The 23-year-old former assistant coach and AmeriCorps volunteer at Madison Middle School is accused of sending sexually suggestive text messages to a 13-year-old girl. He was arrested last week, charged with the unlawful use of electronic means to induce a minor to engage in sexual or other activities.

Police said Rousey sent more than 100 text messages to at least one student, in which he asked for sexual favors.

Rousey admitted Monday that he exchanged inappropriate text messages with a female student, but said he is not guilty of the crime he is accused of.

In a statement released by his attorney, Wes Browne, Rousey said the charge devastated his family and the family of the young girl.

“Nothing inappropriate took place between this student and me except the text messages,” he said in his statement.

Browne said Rousey decided to release a statement to the media because he wanted to “clear things up.”

“There has been speculation that more than one student was involved in this,” Rousey’s statement reads. “So that parents of other students do not continue to be alarmed, I want to clarify. Although a couple of other students sent me one or two text messages, they were not of the same nature and it did not continue.”

Police are investigating whether other students were sent inappropriate messages.

In his statement, Rousey apologized to the student, her family and his family.

He said his attorney will defend him, but “I will accept the blame for what I really did.”

The statement was released Monday just after Rousey appeared in Madison District Court for arraignment on the charge. During the very brief meeting in front of Judge Earl-Ray Neal, Rousey waived his right to arraignment and a preliminary hearing.

Neal moved to send the case to a Madison County grand jury.

Sheriff Nelson O’Donnell said the sheriff’s department began investigating a parent’s complaint against Rousey made on Nov. 16. Officers located him at about 3:30 p.m. the next day, on Sara Lee Drive in Richmond, and took him to the sheriff’s office for questioning.

After the interview, Rousey was arrested and lodged in the Madison County Detention Center.

He posted bail last week.

Rousey was working in the middle school through Eastern Kentucky University’s AmeriCorps program.

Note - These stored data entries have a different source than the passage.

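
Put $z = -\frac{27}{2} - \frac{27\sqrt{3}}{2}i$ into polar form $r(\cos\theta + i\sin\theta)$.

r = |z| = sqrt(a^2 + b^2) = sqrt((-27/2)^2 + (-27*sqrt(3)/2)^2) = sqrt(729/4 + 2187/4) = sqrt(729) = 27
θ = arctan(b/a) = arctan(-23.3827/-13.5) (quadrant-adjusted) = 240°
z = 27(cos 240° + i sin 240°)


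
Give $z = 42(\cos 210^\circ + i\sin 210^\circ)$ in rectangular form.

a = r cos θ = 42 * -sqrt(3)/2 = -21*sqrt(3)
b = r sin θ = 42 * -1/2 = -21
z = -21*sqrt(3) - 21i


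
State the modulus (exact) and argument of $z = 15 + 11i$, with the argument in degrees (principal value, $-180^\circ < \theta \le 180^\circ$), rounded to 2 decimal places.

|z| = sqrt(15^2 + 11^2) = sqrt(346)
arg(z) = arctan(b/a) = arctan(11/15) (quadrant-adjusted) = 36.25°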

The Madison County School District often contracts with AmeriCorps to provide volunteers in the schools, said Erin Stewart, community education director with the district.

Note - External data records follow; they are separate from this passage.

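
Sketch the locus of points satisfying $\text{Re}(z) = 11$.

Re(z) = x where z = x + yi; the equation x = 11 is satisfied by all points with that x-coordinate
Locus: Vertical line x = 11


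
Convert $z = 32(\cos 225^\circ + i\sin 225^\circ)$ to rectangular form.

a = r cos θ = 32 * -sqrt(2)/2 = -16*sqrt(2)
b = r sin θ = 32 * -sqrt(2)/2 = -16*sqrt(2)
z = -16*sqrt(2) - 16*sqrt(2)i


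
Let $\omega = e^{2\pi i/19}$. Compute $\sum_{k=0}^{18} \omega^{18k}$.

Let ζ = ω^18 = e^(2πi·18/19). Since 19 ∤ 18, ζ ≠ 1.
Sum = Σ_{k=0}^{18} ζ^k = (ζ^19 - 1)/(ζ - 1) = (ω^{18·19} - 1)/(ζ - 1) = (1 - 1)/(ζ - 1) = 0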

Superintendent Tommy Floyd said last week in a statement that the district is investigating the incident and will take appropriate action pending the investigation.

“While Madison County Schools cannot comment on confidential student and staff information, I would like to be clear that the safety and well-being of each of our students is a paramount responsibility that we take very seriously,” he said.

Floyd also said the incident in no way reflects the nature of the district’s collaboration with AmeriCorps and other partnerships.

“Madison County Schools would like to emphasize that collaboration and partnerships with Eastern Kentucky University programs such as AmeriCorps and methods classes are not new to the district,” Floyd said. “We greatly value those partnerships as they provide additional learning and instructional opportunities for Madison County students. I would like to be clear that this incident in no way reflects the true nature of the partnerships Madison County Schools shares with EKU. Those partnerships are very beneficial to our students and our staff.”

In his statement, Rousey apologized to “everyone at Madison Middle School, especially my students and the kids I coached, I am so sorry.”

“I am sorry for the embarrassment I caused the Madison County Board of Education,” he said. “I am also sorry to the EKU AmeriCorps program.”